While global cinemas are reeling from the coronavirus and delays to “Dune” and the latest James Bond release, shares of Japan’s biggest movie company are climbing back toward a record high as the world’s third-largest movie market slowly returns to normal.

Japan has weathered the pandemic better than most Western countries, with total infections at about 1% of the number of cases in the U.S. Gradual easing of social distancing measures have helped renew the upward trajectory for Toho Co., which operates movie theaters and produces film favorites including Godzilla.

Local audiences that once flocked to the likes of “Titanic” and Arnold Schwarzenegger hits started to favor domestic productions in the 2000s as quality and budgets rose. That’s helped isolate Japan’s movie market from the 2020 blockbuster drought that forced Cineworld Group Plc to suspend operations at American and British theaters.

Cineworld shares are down 87% this year while those of AMC Entertainment Holdings Inc. have dropped 44%. In contrast, Toho’s stock has recovered 45% from its March low, nearly erasing their 2020 loss and coming within 9% of their all-time record set last year. Shares rose as much as 0.6% in Tokyo on Thursday.

Toho operates almost 20% of the nation’s movie screens and is also a major studio, thanks to Japan’s lack of an antitrust law like the one in the U.S. that has barred such arrangements. The company certainly hasn’t been immune to the pandemic, with its theaters shut for weeks at the height of the state of emergency earlier this year and forcing postponement of a Doraemon release. Attendance had been limited to 50% but now full shows are allowed, provided that popcorn and drinks aren’t served.

A recent government campaign aimed at spurring entertainment and travel spending “gives people the impression that it’s safe to go see movies now, if theaters take precaution,” said Shoichi Arisawa, an analyst at Iwai Cosmo Securities Co.

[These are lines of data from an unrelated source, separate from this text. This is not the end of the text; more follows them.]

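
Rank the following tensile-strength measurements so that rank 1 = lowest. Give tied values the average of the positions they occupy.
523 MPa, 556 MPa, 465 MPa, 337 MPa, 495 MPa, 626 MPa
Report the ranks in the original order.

Sorted (ascending): 337, 465, 495, 523, 556, 626
No ties — each value takes its position as its rank.

4, 5, 2, 1, 3, 6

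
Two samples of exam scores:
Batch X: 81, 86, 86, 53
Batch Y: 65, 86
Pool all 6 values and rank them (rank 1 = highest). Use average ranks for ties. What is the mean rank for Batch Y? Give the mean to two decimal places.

3.50

Sorted (descending): 86, 86, 86, 81, 65, 53
The 3 values of 86 occupy positions 1–3 → average rank 2.
Batch Y values → pooled ranks: 65→5, 86→2
Mean rank = (5 + 2) / 2 = 3.50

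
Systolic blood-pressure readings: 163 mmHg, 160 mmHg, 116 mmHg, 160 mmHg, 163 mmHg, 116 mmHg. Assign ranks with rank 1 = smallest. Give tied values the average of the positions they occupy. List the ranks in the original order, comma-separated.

5.5, 3.5, 1.5, 3.5, 5.5, 1.5

Sorted (ascending): 116, 116, 160, 160, 163, 163
The 2 values of 116 occupy positions 1–2 → average rank (1+2)/2 = 1.5.
The 2 values of 160 occupy positions 3–4 → average rank (3+4)/2 = 3.5.
The 2 values of 163 occupy positions 5–6 → average rank (5+6)/2 = 5.5.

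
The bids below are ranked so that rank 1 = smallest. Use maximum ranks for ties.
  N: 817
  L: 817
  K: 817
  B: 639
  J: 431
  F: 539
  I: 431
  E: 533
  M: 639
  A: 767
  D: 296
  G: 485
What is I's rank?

3

Sorted (ascending): 296, 431, 431, 485, 533, 539, 639, 639, 767, 817, 817, 817
The 2 values of 431 occupy positions 2–3 → each gets rank 3.
The 2 values of 639 occupy positions 7–8 → each gets rank 8.
The 3 values of 817 occupy positions 10–12 → each gets rank 12.
I has value 431 → rank 3.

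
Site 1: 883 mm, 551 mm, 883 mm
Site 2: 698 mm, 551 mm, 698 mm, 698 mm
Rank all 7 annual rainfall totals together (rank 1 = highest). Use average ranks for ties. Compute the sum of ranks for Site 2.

18.5

Sorted (descending): 883, 883, 698, 698, 698, 551, 551
The 2 values of 883 occupy positions 1–2 → average rank (1+2)/2 = 1.5.
The 3 values of 698 occupy positions 3–5 → average rank 4.
The 2 values of 551 occupy positions 6–7 → average rank (6+7)/2 = 6.5.
Site 2 values → pooled ranks: 698→4, 551→6.5, 698→4, 698→4
Rank sum = 4 + 6.5 + 4 + 4 = 18.5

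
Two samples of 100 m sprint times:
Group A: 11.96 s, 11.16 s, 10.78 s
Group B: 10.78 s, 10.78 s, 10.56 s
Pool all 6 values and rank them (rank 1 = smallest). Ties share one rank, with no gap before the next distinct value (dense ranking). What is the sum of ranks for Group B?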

While U.S. studios and cinemas play a chicken-and-egg game — with studios delaying releases because of low theater attendance, which is in turn due to a lack of hits — Toho has less to worry about. Domestic movies have made up more than half of the Japanese box office every year since 2008 and the country’s movie productions are back in business. Many of those movies are made by Toho itself, and are now facing even less competition with Hollywood hits.

Box office data for September will be announced in the coming days, a Toho spokesman said. Still, receipts in August were down 60% compared to a year earlier, which has some concerned.

“Looking at its longer term chart you wouldn’t know there is any crisis at all,” said Amir Anvarzadeh, a senior strategist at Asymmetric Advisors in Singapore. “It’s amazing to see how Toho has rallied since early August.” He recommends shorting the stock ahead of earnings, set to be reported on Oct. 13.